24 - (IN PRESS: Neuromuscular Disorders, 2006) Muscular Dystrophy Campaign Funded Workshop on Managementof Scoliosis in Duchenne Muscular Dystrophy 24 January 2005, London, UK
Francesco Muntoni, Kate Bushby, Adnan Y. Manzur
Consensus statements
A. Is spinal surgery viable in DMD?
There are many years of experience and published case series confirming that spinal surgery is a safe and effective way to manage progressive scoliosis in DMD when it is carried out in experienced centres with multidisciplinary support. Mortality and complication rates in experienced centres and in patients managed by multidisciplinary teams are low and satisfaction levels high.
B. What is the aim of spinal surgery in DMD?
The primary aim of spinal surgery in DMD is to correct scoliosis and prevent further progression of spinal deformity. Long-term objectives of the surgery are to achieve a good sitting posture, comfort and quality of life by avoiding the complications of progressive scoliosis.
C. What is the optimum surveillance for the development of scoliosis in DMD?
Between 75 and 90% of children with DMD develop a scoliosis and when present this has a significant tendency to progress. Awareness of scoliosis as an issue in DMD is needed both for the medical team and for the families even in the ambulant phase (when scoliosis is however, unlikely to be clinically significant).

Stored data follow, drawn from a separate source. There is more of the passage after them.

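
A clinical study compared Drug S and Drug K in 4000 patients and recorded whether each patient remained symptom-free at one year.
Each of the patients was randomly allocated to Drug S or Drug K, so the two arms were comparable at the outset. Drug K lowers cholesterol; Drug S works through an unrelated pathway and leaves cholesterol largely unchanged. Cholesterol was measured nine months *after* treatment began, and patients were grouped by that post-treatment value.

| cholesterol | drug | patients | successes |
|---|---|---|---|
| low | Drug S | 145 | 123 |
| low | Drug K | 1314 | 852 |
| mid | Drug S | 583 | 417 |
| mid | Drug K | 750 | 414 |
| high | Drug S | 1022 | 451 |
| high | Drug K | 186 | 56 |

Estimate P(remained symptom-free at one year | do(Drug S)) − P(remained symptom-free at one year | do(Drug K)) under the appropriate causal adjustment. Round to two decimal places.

-0.02

The stratified and pooled comparisons disagree (Drug S wins within each cholesterol; Drug K wins overall), so the answer turns on the causal role of cholesterol.
Cholesterol lies on the pathway drug → cholesterol → outcome, so adjusting for it blocks the indirect effect. For the total causal effect of drug, use the unadjusted pooled rates.
The causal difference is the pooled difference: 0.566 − 0.588 = -0.021.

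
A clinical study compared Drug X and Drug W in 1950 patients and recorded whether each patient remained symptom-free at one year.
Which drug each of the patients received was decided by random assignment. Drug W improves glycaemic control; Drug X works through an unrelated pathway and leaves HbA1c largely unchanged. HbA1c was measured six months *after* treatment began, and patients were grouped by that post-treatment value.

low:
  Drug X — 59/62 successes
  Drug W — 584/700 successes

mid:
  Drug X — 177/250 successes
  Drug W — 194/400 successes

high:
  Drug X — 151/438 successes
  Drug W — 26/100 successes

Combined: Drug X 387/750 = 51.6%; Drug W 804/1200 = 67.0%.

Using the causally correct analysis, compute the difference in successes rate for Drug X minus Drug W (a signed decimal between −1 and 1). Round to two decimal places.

-0.15

HbA1c here is a post-treatment variable shaped by the drug; conditioning on it would introduce bias rather than remove it. The overall comparison is the causal one.
The causal difference is the pooled difference: 0.516 − 0.670 = -0.154.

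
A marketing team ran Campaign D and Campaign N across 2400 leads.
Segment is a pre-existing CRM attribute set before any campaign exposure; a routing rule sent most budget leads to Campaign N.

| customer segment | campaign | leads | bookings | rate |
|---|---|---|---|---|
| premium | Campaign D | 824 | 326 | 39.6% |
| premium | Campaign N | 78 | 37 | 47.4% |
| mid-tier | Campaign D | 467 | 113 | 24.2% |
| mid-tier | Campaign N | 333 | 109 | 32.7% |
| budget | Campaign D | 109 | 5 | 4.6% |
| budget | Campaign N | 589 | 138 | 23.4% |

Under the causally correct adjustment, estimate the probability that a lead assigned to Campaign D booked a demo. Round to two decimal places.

0.24

Here customer segment is a common cause — it drives both which campaign a case falls under and the outcome. The crude comparison mixes populations; the stratum-specific rates are the causally relevant ones.
Standardising Campaign D to the population customer segment mix: 0.376·326/824 + 0.333·113/467 + 0.291·5/109 = 0.243.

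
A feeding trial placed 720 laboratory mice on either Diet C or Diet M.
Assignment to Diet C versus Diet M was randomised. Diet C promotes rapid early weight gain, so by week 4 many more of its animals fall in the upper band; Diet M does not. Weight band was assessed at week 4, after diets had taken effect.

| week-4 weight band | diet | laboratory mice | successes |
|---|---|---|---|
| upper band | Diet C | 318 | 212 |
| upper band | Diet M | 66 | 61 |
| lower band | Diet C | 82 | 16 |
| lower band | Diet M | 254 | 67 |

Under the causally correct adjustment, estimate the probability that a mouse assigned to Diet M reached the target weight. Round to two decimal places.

0.40

Because the diet influences week-4 weight band, week-4 weight band is a post-treatment mediator, not a confounder. Stratifying on it would bias the estimate; the causal effect is the crude pooled difference.
So P(outcome | do(Diet M)) is just the pooled rate for Diet M: 128/320 = 0.400.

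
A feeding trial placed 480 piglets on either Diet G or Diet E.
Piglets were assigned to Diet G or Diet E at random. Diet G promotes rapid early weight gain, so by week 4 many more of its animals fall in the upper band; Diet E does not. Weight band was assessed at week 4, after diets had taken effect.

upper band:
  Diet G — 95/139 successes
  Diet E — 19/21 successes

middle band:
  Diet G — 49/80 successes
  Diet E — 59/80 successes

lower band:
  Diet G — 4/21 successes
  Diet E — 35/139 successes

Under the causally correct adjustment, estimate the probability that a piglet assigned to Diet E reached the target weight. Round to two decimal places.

The week-4 weight band-specific comparison favours Diet E throughout, but the pooled figures favour Diet G. The question is whether to condition on week-4 weight band.
Because the diet influences week-4 weight band, week-4 weight band is a post-treatment mediator, not a confounder. Stratifying on it would bias the estimate; the causal effect is the crude pooled difference.
So P(outcome | do(Diet E)) is just the pooled rate for Diet E: 113/240 = 0.471.

0.47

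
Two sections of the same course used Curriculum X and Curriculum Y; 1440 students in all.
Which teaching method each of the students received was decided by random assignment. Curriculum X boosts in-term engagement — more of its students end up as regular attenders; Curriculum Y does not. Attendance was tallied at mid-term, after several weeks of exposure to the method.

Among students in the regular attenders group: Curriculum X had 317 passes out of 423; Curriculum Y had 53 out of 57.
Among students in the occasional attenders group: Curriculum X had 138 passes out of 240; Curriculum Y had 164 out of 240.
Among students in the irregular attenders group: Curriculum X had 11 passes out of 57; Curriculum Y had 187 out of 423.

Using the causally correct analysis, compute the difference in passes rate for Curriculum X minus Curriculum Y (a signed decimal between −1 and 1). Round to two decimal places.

Curriculum Y is higher inside every mid-term attendance stratum but Curriculum X is higher in aggregate. Whether to stratify depends on how mid-term attendance relates to the teaching method.
Mid-term attendance here is a post-treatment variable shaped by the teaching method; conditioning on it would introduce bias rather than remove it. The overall comparison is the causal one.
The causal difference is the pooled difference: 0.647 − 0.561 = +0.086.

+0.09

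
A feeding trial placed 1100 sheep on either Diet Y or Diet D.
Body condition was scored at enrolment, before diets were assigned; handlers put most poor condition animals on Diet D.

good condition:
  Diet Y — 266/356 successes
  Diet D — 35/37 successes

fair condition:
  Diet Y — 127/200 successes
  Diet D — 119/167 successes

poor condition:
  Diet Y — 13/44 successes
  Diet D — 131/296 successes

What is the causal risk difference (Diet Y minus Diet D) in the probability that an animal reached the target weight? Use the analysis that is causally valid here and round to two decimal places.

The imbalance in starting body condition arose from how sheep were allocated, not from anything the diet did; and starting body condition independently affects the outcome. The pooled gap is confounded — condition on starting body condition.
Adjusting over the population distribution of starting body condition: 0.357·(0.747−0.946) + 0.334·(0.635−0.713) + 0.309·(0.295−0.443) = -0.142.

-0.14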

A multidisciplinary approach involving the paediatrician/paediatric neurologists, orthopaedic surgeons are essential. The muscle clinic team should monitor for the development of scoliosis in all children with DMD before and after loss of independent ambulation. When there is a clinically detectable scoliosis sitting X-rays, usually every 6 months, are indicated under the guidance of the team who will be responsible for the management of the scoliosis.
D. When should surgery be considered?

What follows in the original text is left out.